Blog Credo

The whole aim of practical politics is to keep the populace alarmed (and hence clamorous to be led to safety) by menacing it with an endless series of hobgoblins, all of them imaginary.

H.L. Mencken

Sunday, January 2, 2011

Required Reading

Feeling bad about your minimum wage job?  Have a deathburger!

http://www.nytimes.com/2011/01/02/opinion/02kristof.html?_r=1&hp

Kristof cites a study that shows that inequality is incredibly injurious to the population as a whole, especially a population where those with less make up such a large percentage of the population.

Because we are intensely aware of where we stand in society as a whole and because most of us stand pretty far below the Galtian Wall Street Banksters in terms of wealth and the ability to violate the law with impunity, we feel pretty shitty.
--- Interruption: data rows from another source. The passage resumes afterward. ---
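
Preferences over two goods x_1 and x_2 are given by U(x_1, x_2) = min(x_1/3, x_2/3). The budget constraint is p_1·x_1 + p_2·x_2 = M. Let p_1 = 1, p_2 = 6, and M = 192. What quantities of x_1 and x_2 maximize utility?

Leontief preferences: the optimum is at the kink where x_1/3 = x_2/3, i.e. x_2 = x_1.
Budget: p_1·x_1 + p_2·x_1 = M, so (3·p_1 + 3·p_2)·x_1 = 3·M.
Demand: x_1*(p_1,p_2,M) = 3·M/(3·p_1 + 3·p_2), x_2* = 3·M/(3·p_1 + 3·p_2).
Here 3·1 + 3·6 = 21, giving x_1* = 27.4286 and x_2* = 27.4286.

x_1* = 27.4286, x_2* = 27.4286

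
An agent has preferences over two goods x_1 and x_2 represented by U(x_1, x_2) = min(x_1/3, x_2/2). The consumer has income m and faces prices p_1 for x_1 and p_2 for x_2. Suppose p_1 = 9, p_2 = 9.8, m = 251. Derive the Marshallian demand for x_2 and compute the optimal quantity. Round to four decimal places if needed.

Leontief preferences: the optimum is at the kink where x_1/3 = x_2/2, i.e. x_2 = (2/3)·x_1.
Budget: p_1·x_1 + p_2·(2/3)·x_1 = m, so (3·p_1 + 2·p_2)·x_1 = 3·m.
Demand: x_1*(p_1,p_2,m) = 3·m/(3·p_1 + 2·p_2), x_2* = 2·m/(3·p_1 + 2·p_2).
Here 3·9 + 2·9.8 = 46.6, giving x_2* = 10.7725.

x_2* = 10.7725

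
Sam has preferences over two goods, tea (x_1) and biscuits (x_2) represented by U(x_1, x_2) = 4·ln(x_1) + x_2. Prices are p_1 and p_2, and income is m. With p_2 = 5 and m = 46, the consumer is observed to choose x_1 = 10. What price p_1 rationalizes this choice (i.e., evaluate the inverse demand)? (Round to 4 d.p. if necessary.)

Set MRS = p_1/p_2: (4/x_1)/1 = p_1/p_2.
So x_1*(p_1,p_2) = 4·p_2/p_1, independent of income; and x_2* = (m − 4·p_2)/p_2.
Set x_1* = 10 in the demand function and solve for p_1: p_1 = 2.

p_1 = 2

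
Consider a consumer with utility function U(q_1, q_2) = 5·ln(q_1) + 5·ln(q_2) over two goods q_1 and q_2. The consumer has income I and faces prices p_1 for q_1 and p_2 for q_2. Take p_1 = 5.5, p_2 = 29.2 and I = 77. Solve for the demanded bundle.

q_1* = 7, q_2* = 1.3185

MU_q_1/MU_q_2 = (5·q_2)/(5·q_1); tangency sets this equal to p_1/p_2.
Rearranging, p_2·q_2 = p_1·q_1. Substituting into the budget gives p_1·q_1·(1 + 1) = I.
Demand: q_1*(p_1,p_2,I) = 0.5·I/p_1 and q_2* = 0.5·I/p_2.
At p_1=5.5, p_2=29.2, I=77: q_1* = 0.5·77/5.5 = 7, q_2* = 1.3185.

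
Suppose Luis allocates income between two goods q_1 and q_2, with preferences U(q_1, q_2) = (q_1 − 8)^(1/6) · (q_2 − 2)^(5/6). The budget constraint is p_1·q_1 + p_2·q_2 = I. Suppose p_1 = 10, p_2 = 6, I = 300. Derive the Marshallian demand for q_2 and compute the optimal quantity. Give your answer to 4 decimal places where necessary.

q_2* = 30.8889

This is Cobb-Douglas in (q_1−8, q_2−2): tangency gives 1/6·p_2·(q_2−2) = 5/6·p_1·(q_1−8).
After buying the subsistence bundle (8, 2), a share 1/6 of the remaining income goes to q_1: q_1* = 8 + 1/6·(I − 8p_1 − 2p_2)/p_1.
Discretionary income = 300 − 8·10 − 2·6 = 208; q_2* = 2 + 5/6·208/6 = 30.8889.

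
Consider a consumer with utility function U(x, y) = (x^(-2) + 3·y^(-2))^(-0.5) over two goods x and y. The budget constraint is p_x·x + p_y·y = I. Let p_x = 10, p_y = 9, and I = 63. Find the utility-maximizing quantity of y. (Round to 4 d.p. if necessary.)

MU_x ∝ x^(-3), MU_y ∝ 3·y^(-3), so MRS = (1/3)·(y/x)^(3) = p_x/p_y.
Hence y/x = (3·p_x/p_y)^(1/(3)), i.e. raised to the 1/3 power.
With the ratio pinned down, the budget gives x* = I/(p_x + p_y·(y/x)) and y* = (y/x)·x*.
Numerically y/x = 1.493802, so x* = 63/(10 + 9·1.493802) = 2.6872 and y* = 1.493802·2.6872 = 4.0142.

y* = 4.0142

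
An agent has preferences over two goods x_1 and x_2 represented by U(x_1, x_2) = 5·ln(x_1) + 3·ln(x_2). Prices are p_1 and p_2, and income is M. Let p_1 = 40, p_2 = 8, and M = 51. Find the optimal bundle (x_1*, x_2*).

x_1* = 0.7969, x_2* = 2.3906

MU_x_1/MU_x_2 = (5·x_2)/(3·x_1); tangency sets this equal to p_1/p_2.
So 5·p_2·x_2 = 3·p_1·x_1; combined with the budget, a share 0.625 of income goes to x_1.
Demand: x_1*(p_1,p_2,M) = 0.625·M/p_1 and x_2* = 0.375·M/p_2.
At p_1=40, p_2=8, M=51: x_1* = 0.625·51/40 = 0.7969, x_2* = 2.3906.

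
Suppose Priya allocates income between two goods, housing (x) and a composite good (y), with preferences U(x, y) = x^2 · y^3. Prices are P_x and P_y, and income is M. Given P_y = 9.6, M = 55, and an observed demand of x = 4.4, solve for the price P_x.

P_x = 5

The MRS is (2/3)·y/x. Set MRS = P_x/P_y.
Rearranging, P_y·y = (3/2)·P_x·x. Substituting into the budget gives P_x·x·(1 + (3/2)) = M.
Demand: x*(P_x,P_y,M) = 0.4·M/P_x and y* = 0.6·M/P_y.
Set x* = 4.4 in the demand function and solve for P_x: P_x = 5.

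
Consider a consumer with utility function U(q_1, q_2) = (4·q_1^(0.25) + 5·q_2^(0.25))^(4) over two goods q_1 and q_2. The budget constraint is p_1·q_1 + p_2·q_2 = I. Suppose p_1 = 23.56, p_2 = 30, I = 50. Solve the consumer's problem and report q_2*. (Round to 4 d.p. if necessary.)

With the ratio pinned down, the budget gives q_1* = I/(p_1 + p_2·(q_2/q_1)) and q_2* = (q_2/q_1)·q_1*.
Numerically q_2/q_1 = 0.975631, so q_1* = 50/(23.56 + 30·0.975631) = 0.9465 and q_2* = 0.975631·0.9465 = 0.9234.

q_2* = 0.9234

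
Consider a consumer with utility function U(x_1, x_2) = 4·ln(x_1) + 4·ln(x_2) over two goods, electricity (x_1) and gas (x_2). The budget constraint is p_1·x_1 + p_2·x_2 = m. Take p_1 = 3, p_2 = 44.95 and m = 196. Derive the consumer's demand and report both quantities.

MU_x_1/MU_x_2 = (4·x_2)/(4·x_1); tangency sets this equal to p_1/p_2.
So 4·p_2·x_2 = 4·p_1·x_1; combined with the budget, a share 0.5 of income goes to x_1.
Demand: x_1*(p_1,p_2,m) = 0.5·m/p_1 and x_2* = 0.5·m/p_2.
At p_1=3, p_2=44.95, m=196: x_1* = 0.5·196/3 = 32.6667, x_2* = 2.1802.

x_1* = 32.6667, x_2* = 2.1802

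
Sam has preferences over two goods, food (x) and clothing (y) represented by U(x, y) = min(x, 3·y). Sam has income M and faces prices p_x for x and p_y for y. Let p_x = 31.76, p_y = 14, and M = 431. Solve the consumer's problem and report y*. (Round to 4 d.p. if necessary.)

y* = 3.944

With perfect complements, no substitution: consume in ratio x:y = 3:1.
Budget: p_x·x + p_y·(1/3)·x = M, so (3·p_x + p_y)·x = 3·M.
Demand: x*(p_x,p_y,M) = 3·M/(3·p_x + p_y), y* = M/(3·p_x + p_y).
Here 3·31.76 + 14 = 109.28, giving y* = 3.944.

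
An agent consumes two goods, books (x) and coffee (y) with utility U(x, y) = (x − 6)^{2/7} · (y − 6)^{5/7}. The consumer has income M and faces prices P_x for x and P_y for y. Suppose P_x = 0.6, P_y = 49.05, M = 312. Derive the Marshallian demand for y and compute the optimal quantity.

After buying the subsistence bundle (6, 6), a share 2/7 of the remaining income goes to x: x* = 6 + 2/7·(M − 6P_x − 6P_y)/P_x.
Discretionary income = 312 − 6·0.6 − 6·49.05 = 14.1; y* = 6 + 5/7·14.1/49.05 = 6.2053.

y* = 6.2053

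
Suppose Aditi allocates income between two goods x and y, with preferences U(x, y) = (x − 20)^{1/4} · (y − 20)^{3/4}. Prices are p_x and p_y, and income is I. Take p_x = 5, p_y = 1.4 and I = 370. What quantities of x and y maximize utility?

x* = 32.1, y* = 149.6429

Let x' = x−20, y' = y−20. MRS = (1/3)·y'/x' = p_x/p_y.
After buying the subsistence bundle (20, 20), a share 0.25 of the remaining income goes to x: x* = 20 + 0.25·(I − 20p_x − 20p_y)/p_x.
Discretionary income = 370 − 20·5 − 20·1.4 = 242; x* = 20 + 0.25·242/5 = 32.1; y* = 20 + 0.75·242/1.4 = 149.6429.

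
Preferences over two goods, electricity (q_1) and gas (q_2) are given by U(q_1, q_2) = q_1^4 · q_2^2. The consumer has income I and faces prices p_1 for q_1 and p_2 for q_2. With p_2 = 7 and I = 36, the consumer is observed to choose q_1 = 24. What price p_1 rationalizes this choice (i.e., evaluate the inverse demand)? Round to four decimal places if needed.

The MRS is 2·q_2/q_1. Set MRS = p_1/p_2.
Rearranging, p_2·q_2 = (1/2)·p_1·q_1. Substituting into the budget gives p_1·q_1·(1 + (1/2)) = I.
Demand: q_1*(p_1,p_2,I) = 2/3·I/p_1 and q_2* = 1/3·I/p_2.
Set q_1* = 24 in the demand function and solve for p_1: p_1 = 1.

p_1 = 1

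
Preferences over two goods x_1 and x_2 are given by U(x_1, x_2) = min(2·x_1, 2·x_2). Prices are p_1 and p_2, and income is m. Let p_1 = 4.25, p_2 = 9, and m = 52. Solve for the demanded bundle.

Leontief preferences: the optimum is at the kink where x_1/2 = x_2/2, i.e. x_2 = x_1.
Budget: p_1·x_1 + p_2·x_1 = m, so (2·p_1 + 2·p_2)·x_1 = 2·m.
Demand: x_1*(p_1,p_2,m) = 2·m/(2·p_1 + 2·p_2), x_2* = 2·m/(2·p_1 + 2·p_2).
Here 2·4.25 + 2·9 = 26.5, giving x_1* = 3.9245 and x_2* = 3.9245.

x_1* = 3.9245, x_2* = 3.9245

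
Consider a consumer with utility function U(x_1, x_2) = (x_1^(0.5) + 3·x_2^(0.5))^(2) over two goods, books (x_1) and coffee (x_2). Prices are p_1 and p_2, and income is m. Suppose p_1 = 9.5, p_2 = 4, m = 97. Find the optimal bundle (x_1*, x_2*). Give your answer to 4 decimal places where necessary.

x_1* = 0.4563, x_2* = 23.1662

MU_x_1 ∝ x_1^(-0.5), MU_x_2 ∝ 3·x_2^(-0.5), so MRS = (1/3)·(x_2/x_1)^(0.5) = p_1/p_2.
Hence x_2/x_1 = (3·p_1/p_2)^(1/(0.5)), i.e. raised to the 2 power.
Substitute x_2 = (x_2/x_1)·x_1 into the budget: x_1* = m/(p_1 + p_2·(x_2/x_1)).
Numerically x_2/x_1 = 50.765625, so x_1* = 97/(9.5 + 4·50.765625) = 0.4563 and x_2* = 50.765625·0.4563 = 23.1662.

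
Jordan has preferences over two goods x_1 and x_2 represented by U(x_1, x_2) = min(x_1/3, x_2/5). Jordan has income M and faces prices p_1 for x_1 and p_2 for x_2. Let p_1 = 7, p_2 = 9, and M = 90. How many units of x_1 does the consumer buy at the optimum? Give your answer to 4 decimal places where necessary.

Demand: x_1*(p_1,p_2,M) = 3·M/(3·p_1 + 5·p_2), x_2* = 5·M/(3·p_1 + 5·p_2).
Here 3·7 + 5·9 = 66, giving x_1* = 4.0909.

x_1* = 4.0909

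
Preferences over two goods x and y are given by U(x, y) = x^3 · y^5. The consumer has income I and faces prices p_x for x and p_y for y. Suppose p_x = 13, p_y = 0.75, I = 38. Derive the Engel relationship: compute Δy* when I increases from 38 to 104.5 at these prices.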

And that actively makes us sick.

It also makes us violent.

In Bowling for Columbine, Michael Moore raised a good question.  America and Canada have roughly the same amount of guns per capita, but Americans commit a far greater number of murders and violent gun crimes per person than do the Canadians.  Why is that?

Clearly, this study suggests that the fact that America is very much more unequal than Canada would be a leading explanation of this phenomenon.

The authors of the study are epidemiologists not political scientists, so let me be clear in saying that they are not advocating a radical redistribution of wealth and greater equality.

That's what I'm doing.

Also, harkening back to the previous post, the times when political violence was at its highest in this country - aside from the Civil War - was during the Gilded Age. I've wondered in other posts, why we haven't had more riots in this country.

I think the American genius has been Jay Gould's observation that he could hire half the working class to kill the other half.  Nowadays that mechanism is on autopilot.